On this date in 1977, the Supreme Court decided Baxter v. Fairmont Food Co., 74 N.J. 588 (1977). The Court’s unanimous opinion, written by Chief Justice Hughes, has been cited nearly 500 times by judicial decisions in the 43 years since its issuance.
As the Chief Justice noted at the outset of his opinion, the case involved “the sometimes troublesome question of the extent and nature of judicial power, whether that of a trial or appellate court, to overrule a jury verdict, not on the basis of trial error on questions of law, but because of claimed discordance between the verdict and the evidence on which it was based.” Plaintiff was severely injured when a truck that ran a red light collided with his motorcycle. A jury awarded plaintiff $300,000, but the Law Division judge remitted that amount to $150,000. Both plaintiff and defendant appealed, and the Appellate Division reversed the remittitur and restored the jury verdict. The Supreme Court then affirmed that result.
Chief Justice Hughes stated that the judgment of the initial factfinder, whether a jury or, in a bench trial, a judge “is entitled to very considerable respect. It should not be overthrown except upon the basis of a carefully reasoned and factually supported (and articulated) determination, after
canvassing the record and weighing the evidence, that the continued viability of the judgment would constitute a manifest denial of justice.” A judge is not to substitute his or her views for those of the jury, but may intervene only if there is a “manifest miscarriage of justice.”
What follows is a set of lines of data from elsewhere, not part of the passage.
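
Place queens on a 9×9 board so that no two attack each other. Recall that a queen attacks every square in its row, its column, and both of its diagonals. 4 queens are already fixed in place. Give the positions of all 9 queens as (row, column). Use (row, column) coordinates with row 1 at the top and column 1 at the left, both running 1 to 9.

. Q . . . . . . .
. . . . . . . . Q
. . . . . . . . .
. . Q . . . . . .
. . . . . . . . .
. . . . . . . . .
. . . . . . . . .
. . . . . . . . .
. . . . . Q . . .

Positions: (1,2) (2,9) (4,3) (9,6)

(1,2) (2,9) (3,5) (4,3) (5,8) (6,4) (7,7) (8,1) (9,6)

Row 3: attacked by (1,2)→{2,4}; (2,9)→{8,9}; (4,3)→{2,3,4}; (9,6)→{6}. Safe: 1, 5, 7. Place at column 5.
Row 5: attacked by (1,2)→{2,6}; (2,9)→{6,9}; (3,5)→{3,5,7}; (4,3)→{2,3,4}; (9,6)→{2,6}. Safe: 1, 8. Place at column 8.
Row 6: attacked by (1,2)→{2,7}; (2,9)→{5,9}; (3,5)→{2,5,8}; (4,3)→{1,3,5}; (5,8)→{7,8,9}; (9,6)→{3,6,9}. Safe: 4. Place at column 4.
Row 7: attacked by (1,2)→{2,8}; (2,9)→{4,9}; (3,5)→{1,5,9}; (4,3)→{3,6}; (5,8)→{6,8}; (6,4)→{3,4,5}; (9,6)→{4,6,8}. Safe: 7. Place at column 7.
Row 8: attacked by (1,2)→{2,9}; (2,9)→{3,9}; (3,5)→{5}; (4,3)→{3,7}; (5,8)→{5,8}; (6,4)→{2,4,6}; (7,7)→{6,7,8}; (9,6)→{5,6,7}. Safe: 1. Place at column 1.
Columns [2, 9, 5, 3, 8, 4, 7, 1, 6], r−c [-1, -7, -2, 1, -3, 2, 0, 7, 3], r+c [3, 11, 8, 7, 13, 10, 14, 9, 15] are all distinct, so no two queens attack.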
“[A] trial judge, before acting in derogation of the jury’s fixing of damages, must be convinced, and that very clearly, of something like this: “This verdict is terribly wrong — having canvassed the record I reach this conclusion because of substantive factors in the totality of the evidence [e.g., the incredible testimony offered by a party, the overwhelming weight of the evidence with respect to a certain fact, the failure of a party to produce any countervailing medical or other expert testimony, etc.] — and I must therefore determine that it is so much against the weight of the evidence as to be, manifestly, a miscarriage of justice.” The same test, the Court said, bound appellate judges, though where a trial judge’s “feel of the case” from having seen the witnesses is at issue, that would affect appellate review.
But where “the record is extensive and plaintiff’s evidence largely uncontradicted, where no exaggeration or malingering is apparent, mentioned or implied in that record, where no countervailing medical evidence was offered by defendant, as here, the ‘feel of the case’ factor is minimal and plainly based only upon the trial judge’s view of the disfigured and crippled body of the plaintiff, and upon his subjective feeling as to the worth in money of the ordeal of suffering with that damaged body for a lifetime.” The Law Division offered no “specifics in the stated reason for the present remittitur” and no “tangible findings” to which “feel of the case” deference might have been given.
The trial judge had expressed “shock” at the size of the jury award. But Chief Justice Hughes found that “the basis for this conclusion … continue[d] to elude” the Supreme Court.
After describing plaintiff’s horrific injuries, which would last for almost half a century (plaintiff was 17 years old at the time of his injury), the Court agreed with the Appellate Division that the jury verdict, “although admittedly generous,” was “well within the range of permissible jury decision.” “Setting aside the subjective view of a judge (or a reviewing court) as to the amount he or it would have awarded if he or it had been the jury, we, like the Appellate Division, are totally unable to conclude that the jury verdict of $ 300,000 in damages in this grievous case was ‘so disproportionate to the injury and resulting disability as to shock the conscience and [convince the court] that to sustain the award would be manifestly unjust.’ Nor to believe that ‘it clearly and convincingly appears that there was a miscarriage of justice under the law.’ To the contrary. Upon the whole evidential record, we consider this verdict well within the range of permissible jury decision with which neither the trial court, nor this Court, ought to interfere.”
Though the Supreme Court restructured, to some extent, remittitur (and additur) last year, the revision does not affect the principles of Baxter. The case will likely continue to be a guide for judges who face remittitur motions.